The Artful Kitchen is a blog about art, food, and culture. The premise is that you can make beautiful, tasty, and healthy things at home--domestic works of art! Happy reading!

Friday, December 9, 2011

The Best of the Season

Since my husband and I have been traveling a lot lately, we really needed to spend a weekend at home. Last weekend was officially Sit on the Couch weekend, and oh, we watched sooo much football. But in between games I did manage to make up a big pot of Shaker Cider Stew, something my mom used to make when I was a kid and that was always a big hit. I vividly remember coming home one chilly day when I was about 12 to find the house filled with the sweet smell of the stew and that heavy, earthy smell of freshly baked yeast rolls. I had been having a blast out with my friends, but when I got home and saw that mom had been putting so much effort into dinner while I was out made me feel really content and loved. If only this memory had surfaced a few times during those teen years, I might not have been quite as horrible to my mother, or at least I might have thought twice about it.


Shaker Cider Stew is not something my mother concocted herself, but in my mind it is absolutely her recipe, and I think it's sort of funny how that works. I'd never read a great book and be like "it's mine now!," even if it becomes a part of who I am on a deep level. But food, it seems, is different. Make something enough times and it seems to be yours--it becomes the thing you are known for at social gatherings, to the point where your invitation to the event ends with "oh, and can you bring your (insert name of awesome dish you make that everyone loves here)?" This proprietary thing is interesting from a familial standpoint, too, where you can only pass the secret sauce recipe, grandma's fudge recipe, etc. etc. to other members of the family, as if "privileged" kitchen knowledge must be kept secret to assure that no matter what year it is or where you live, your family will always have one thing it can make better than the Joneses. Making a recipe a certain number of times is like adopting it--it becomes part of your repertoire, and you love it and care for it over the years, even though sometimes it isn't as good as you hoped. It's amazing how often I find myself saying something like, "oh, my pumpkin pie recipe calls for...," even though there's no "my" about it. That shit came off the back of the Libby's pumpkin puree can. And it was delicious.

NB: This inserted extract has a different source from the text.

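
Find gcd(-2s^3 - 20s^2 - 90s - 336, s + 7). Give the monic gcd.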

I suspect that my mom's Shaker Cider Stew recipe is from one of the many cookbooks she had in her collection when I was growing up, but we've adopted it and been making it for almost two decades. When my mother made me a scrapbook-style "family recipes" cookbook as a Christmas gift, she included this recipe,  so as far as I'm concerned, she's claimed it. I share it with all of you as a sort of tribute to her. I hope it'll make your home smell lovely and fill your belly well.


Shaker Cider Stew

Ingredients:
2 T. all purpose flour
2 tsp. salt
1/8 tsp. pepper
2 lbs. beef stew meat, cut into 1-inch cubes
2 T. oil
2 large onions, sliced
1 c. water
1 c. apple juice or cider
2 medium rutabagas, peeled and chopped (4 cups)
6 medium carrots, chopped (3 cups)
2 T. snipped parsley
1 tsp. salt
1/2 tsp. dried marjoram, crushed
1/2 tsp. thyme
1/3 c. cold water
3 T. flous
6 small potatoes, peeled, cooked and mashed

In a paper bag, combine 2 T. flour, 2 tsp. salt, and the pepper. Add meat cubes, a few at a time, shaking to coat the meat.

In a Dutch oven or large soup pot, brown meat, half at a time in the hot oil. Return all meat to the pot. Add onions, the 1 c. of water, and apple juice or cider. Cover and simmer about 1 1/4 hours or until meat is tender. Add rutabagas, carrots, parsley, the 1 tsp. salt, the marjoram, and thyme. Cover and simmer 30 minutes or until vegetable are cooked. Blend the 1/3 c. of water and 3 T. flour; stir into the stew. Cook and stir till bubbly. Transfer to a serving bowl and spoon mashed potatoes around the edges. (also good without the mashed potatoes, and you can probably substitute turnips for rutabagas if you want, although I've never done so).